Les récents films de fiction consacrés par Hollywood au conflit en Irak ou à la guerre contre le terrorisme ont échoué au box-office nord-américain, sans doute victimes d'un phénomène de lassitude et de saturation, notent des experts.

Rompant avec une tradition observée lors de précédents conflits dans lesquels les États-Unis étaient impliqués, les cinéastes se sont emparés du sujet des guerres de l'après 11 septembre avant la fin des hostilités et plusieurs films au fort contenu politique sont arrivés cet automne sur les écrans.

Mais malgré des distributions prestigieuses et des réalisateurs chevronnés, aucun de ces longs métrages n'est parvenu à équilibrer son budget de production, et certains ont été démolis par la critique.

Rendition, un drame consacré aux pratiques du renseignement américain de sous-traiter les interrogatoires des suspects à des pays tiers, n'a obtenu que 10 millions de dollars.

In the Valley of Elah, sur un père enquêtant sur la mort de son fils en Irak, n'a recueilli que sept millions en Amérique du Nord depuis septembre, malgré de bonnes critiques.

Même le film d'action The Kingdom n'a pas équilibré son budget de 70 millions de dollars, se contentant de 47 millions au box-office.

Ces performances médiocres n'augurent rien de bon pour d'autres films du même tonneau attendus ce mois-ci, notamment le drame politique Lions for Lambs, de Robert Redford et Redacted, film coup de poing signé Brian de Palma sur le viol et le meurtre d'une petite Irakienne par des soldats américains.

Pour le critique Lew Harris, responsable du site Internet spécialisé Movies.com, ces films ont du mal à séduire les foules parce que les thèmes de l'Irak et du 11 septembre sont encore trop proches. Et souvent, ces longs métrages ne sont pas assez divertissants, selon lui.

«On ne peut pas faire un film anti-guerre ou anti-torture, et espérer que les gens vont venir le voir», déclare-t-il à l'AFP, en qualifiant Rendition de désastre.

«Les gens veulent voir des films de guerre avec de l'aventure, mais il est difficile de faire un portrait haletant et excitant de l'Irak», dit-il. «Et c'est encore trop proche. Les films sur le Vietnam n'ont commencé à sortir que longtemps après la fin de la guerre», affirme M. Harris.

«Pour la première fois, on voit dans les salles de cinéma ce que l'on lit déjà dans les journaux ou que l'on voit à la télévision, alors que beaucoup de gens vont au cinéma pour échapper au quotidien», estime-t-il.

«Je pense que (ces films) sont quelque chose que les gens ne veulent pas payer pour voir au cinéma alors que c'est déjà couvert en long et en large, gratuitement», renchérit Gitesh Pandya, du site spécialisé boxofficeguru.com.
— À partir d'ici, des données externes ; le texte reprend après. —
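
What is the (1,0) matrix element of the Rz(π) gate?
0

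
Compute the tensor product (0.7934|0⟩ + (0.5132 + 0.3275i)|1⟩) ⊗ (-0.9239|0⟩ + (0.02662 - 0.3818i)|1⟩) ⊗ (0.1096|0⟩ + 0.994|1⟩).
-0.08034|000⟩ - 0.7286|001⟩ + (0.002315 - 0.0332i)|010⟩ + (0.02099 - 0.3011i)|011⟩ + (-0.05197 - 0.03316i)|100⟩ + (-0.4713 - 0.3008i)|101⟩ + (0.0152 - 0.02052i)|110⟩ + (0.1379 - 0.1861i)|111⟩

amp(|b₁b₂…⟩) = product of the factor amplitudes for bits b₁, b₂, …; only kets whose every factor amplitude is nonzero survive.
|000⟩: (0.7934)(-0.9239)(0.1096) = -0.08034
|001⟩: (0.7934)(-0.9239)(0.994) = -0.7286
|010⟩: (0.7934)(0.02662 - 0.3818i)(0.1096) = (0.002315 - 0.0332i)
|011⟩: (0.7934)(0.02662 - 0.3818i)(0.994) = (0.02099 - 0.3011i)
|100⟩: (0.5132 + 0.3275i)(-0.9239)(0.1096) = (-0.05197 - 0.03316i)
|101⟩: (0.5132 + 0.3275i)(-0.9239)(0.994) = (-0.4713 - 0.3008i)
|110⟩: (0.5132 + 0.3275i)(0.02662 - 0.3818i)(0.1096) = (0.0152 - 0.02052i)
|111⟩: (0.5132 + 0.3275i)(0.02662 - 0.3818i)(0.994) = (0.1379 - 0.1861i)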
Le thème de ces films les a rendus particulièrement vulnérables à de mauvaises critiques, remarque M. Pandya: «les oeuvres visant un public adulte sont bien plus touchées par les critiques que ceux qui s'adressent aux adolescents (...) et les critiques n'ont pas été bonnes».

«La télévision est saturée par cette guerre et je ne sais pas si on peut faire un film grave sur cette guerre d'un point de vue qui dépasserait toute la négativité que porte en lui ce conflit extrêmement impopulaire», constate pour sa part le producteur Steven Bochco, cité par le New York Daily News.

M. Bochco, qui avait porté en 2005 au petit écran une série de fiction sur un peloton de soldats en Irak, note que la Seconde Guerre mondiale était plus commode à traiter pour les scénaristes.

«Il y avait des méchants sans ambiguïté, le sentiment que nous combattions les gens qu'il fallait, pour de bonnes raisons, contrairement à cette guerre dont beaucoup de gens pensent qu'elle est injustifiée», ajoute-t-il.